The backdoor may be located at the company’s headquarters, but it’s a backdoor all the same.
This solution is limited to data at rest on smartphones. It would not affect encryption of data in motion. I cannot at this time offer a technical fix to address data in motion. I am confident, however, that engineers from industry and government, working together in good faith, can find one.
“Good faith.” That’s hilarous. The only time law enforcement is interested in a “good faith” discussion is when it’s trying to salvage an illegal search.
Vance — like Comey — believes all concessions must come from the private sector. That’s how he defines “working together.” He’s also concerned a 12-month study from a Congressional committee won’t address the issue fast enough.
Twelve months of taking testimony resulting in non-binding recommendations in a report will not adequately address the urgency of the problem that local law enforcement faces.

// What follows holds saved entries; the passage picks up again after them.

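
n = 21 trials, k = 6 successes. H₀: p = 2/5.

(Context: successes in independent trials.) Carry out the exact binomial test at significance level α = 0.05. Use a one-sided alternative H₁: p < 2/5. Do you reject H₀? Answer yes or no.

reject H₀: no

Exact binomial: n=21, k=6, p₀=2/5=0.4000
P(X≤6) from Σ C(n,i)·p₀^i·(1−p₀)^(n−i)
p-value (one-sided, H₁ less) = 0.20025
At α=0.05: p ≥ α → fail to reject H₀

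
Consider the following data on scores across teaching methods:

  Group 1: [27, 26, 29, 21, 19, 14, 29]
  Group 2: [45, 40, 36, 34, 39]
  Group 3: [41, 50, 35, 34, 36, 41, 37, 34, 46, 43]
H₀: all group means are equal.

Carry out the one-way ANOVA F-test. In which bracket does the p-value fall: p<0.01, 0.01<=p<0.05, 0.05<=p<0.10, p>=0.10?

p-value bracket: p<0.01

Group means [23.57, 38.80, 39.70], grand mean 34.364
SSB = Σnᵢ(x̄ᵢ−x̄)² = 1198.477; SSW = ΣΣ(x−x̄ᵢ)² = 534.614
MSB = 1198.477/2 = 599.2383; MSW = 534.614/19 = 28.1376
F = MSB/MSW = 21.2967
df = (2, 19)
p-value (upper-tail) = 0.00001
→ bracket: p<0.01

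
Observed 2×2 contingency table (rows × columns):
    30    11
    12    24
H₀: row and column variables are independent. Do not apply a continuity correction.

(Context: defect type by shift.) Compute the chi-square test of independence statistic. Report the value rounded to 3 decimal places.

test statistic = 12.270

Row totals [41, 36], col totals [42, 35], n=77
χ² = (30−22.36)²/22.36 + (11−18.64)²/18.64 + (12−19.64)²/19.64 + (24−16.36)²/16.36 = 12.2699
df = 1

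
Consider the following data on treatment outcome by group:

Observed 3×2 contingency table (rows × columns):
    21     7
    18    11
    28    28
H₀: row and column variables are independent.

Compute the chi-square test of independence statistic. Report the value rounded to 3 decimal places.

Row totals [28, 29, 56], col totals [67, 46], n=113
χ² = (21−16.60)²/16.60 + (7−11.40)²/11.40 + (18−17.19)²/17.19 + (11−11.81)²/11.81 + (28−33.20)²/33.20 + (28−22.80)²/22.80 = 4.9582
df = 2

test statistic = 4.958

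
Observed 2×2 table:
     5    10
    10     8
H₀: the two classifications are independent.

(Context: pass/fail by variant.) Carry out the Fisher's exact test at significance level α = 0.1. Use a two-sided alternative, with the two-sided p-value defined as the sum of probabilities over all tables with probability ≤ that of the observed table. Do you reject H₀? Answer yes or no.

Margins: r₁=15, r₂=18, c₁=15, c₂=18, n=33
p_obs = C(15,5)·C(18,10)/C(33,15); sum pmf over tables with pmf ≤ p_obs
p-value (two-sided) = 0.29643
At α=0.1: p ≥ α → fail to reject H₀

reject H₀: no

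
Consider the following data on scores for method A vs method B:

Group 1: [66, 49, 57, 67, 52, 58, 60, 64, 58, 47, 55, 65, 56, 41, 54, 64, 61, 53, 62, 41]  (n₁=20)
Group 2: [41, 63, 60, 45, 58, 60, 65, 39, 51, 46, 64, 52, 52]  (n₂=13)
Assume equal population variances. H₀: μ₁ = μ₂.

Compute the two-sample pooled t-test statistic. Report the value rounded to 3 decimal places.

test statistic = 1.019

x̄₁=56.500, s₁=7.681, n₁=20
x̄₂=53.538, s₂=8.866, n₂=13
s_p² = [19·7.681² + 12·8.866²]/31 = 66.5881
SE = √(s_p²·(1/20+1/13)) = 2.9072
t = (56.500−53.538)/2.9072 = 1.0187
df = 31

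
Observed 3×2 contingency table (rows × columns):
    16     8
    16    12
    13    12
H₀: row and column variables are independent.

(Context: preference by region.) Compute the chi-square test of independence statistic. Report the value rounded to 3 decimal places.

test statistic = 1.115

Row totals [24, 28, 25], col totals [45, 32], n=77
χ² = (16−14.03)²/14.03 + (8−9.97)²/9.97 + (16−16.36)²/16.36 + (12−11.64)²/11.64 + (13−14.61)²/14.61 + (12−10.39)²/10.39 = 1.1151
df = 2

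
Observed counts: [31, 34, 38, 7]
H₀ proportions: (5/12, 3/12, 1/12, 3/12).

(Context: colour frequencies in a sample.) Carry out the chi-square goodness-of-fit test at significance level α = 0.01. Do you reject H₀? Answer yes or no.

n = 110; E_i = n·p_i = [45.83, 27.50, 9.17, 27.50]
χ² = (31−45.83)²/45.83 + (34−27.50)²/27.50 + (38−9.17)²/9.17 + (7−27.50)²/27.50 = 112.3127
df = 3
p-value (upper-tail) = 0.00000
At α=0.01: p < α → reject H₀

reject H₀: yes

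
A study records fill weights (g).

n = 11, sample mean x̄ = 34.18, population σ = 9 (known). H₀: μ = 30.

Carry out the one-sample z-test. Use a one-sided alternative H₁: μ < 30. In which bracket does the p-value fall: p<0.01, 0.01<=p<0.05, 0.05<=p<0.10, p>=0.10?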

Time is not a luxury that local law enforcement, crime victims, or communities can afford.
With a nod to civil liberties:
Our laws require speedy trials. Victims require justice. And criminals must be held accountable before they can reoffend.
I would think that if you don’t have the evidence — if it’s on phones that can’t be broken into — you just don’t have the evidence. I sincerely hope people aren’t being locked up until Congress creates the backdoor Vance is looking for. Of course, we know that is happening, but hopefully not on the scale Vance suggests with his list of police-resistant devices still being held by law enforcement agencies (who assume they contain evidence of criminal activity).
The end result of the encryption study can’t be determined at this point. But given the nature of this committee — and its decision to only present one side of the issue — it appears its greatest purpose may be nothing more than buying time until backdoor/ban legislation is reintroduced.
Vance’s side hasn’t budged an inch. While deference is continually paid to the “smart people” at tech companies, it’s only done so under the assumption that they’re just holding out on the government. The solution Vance, et al want is supposedly possible, even if it isn’t. Any arguments to the contrary are continually treated as deliberate antagonism, rather than basic facts. Backdoored encryption — no matter who holds the keys — is a security problem. And it’s not going to go away, no matter how many times the same arguments are repeated.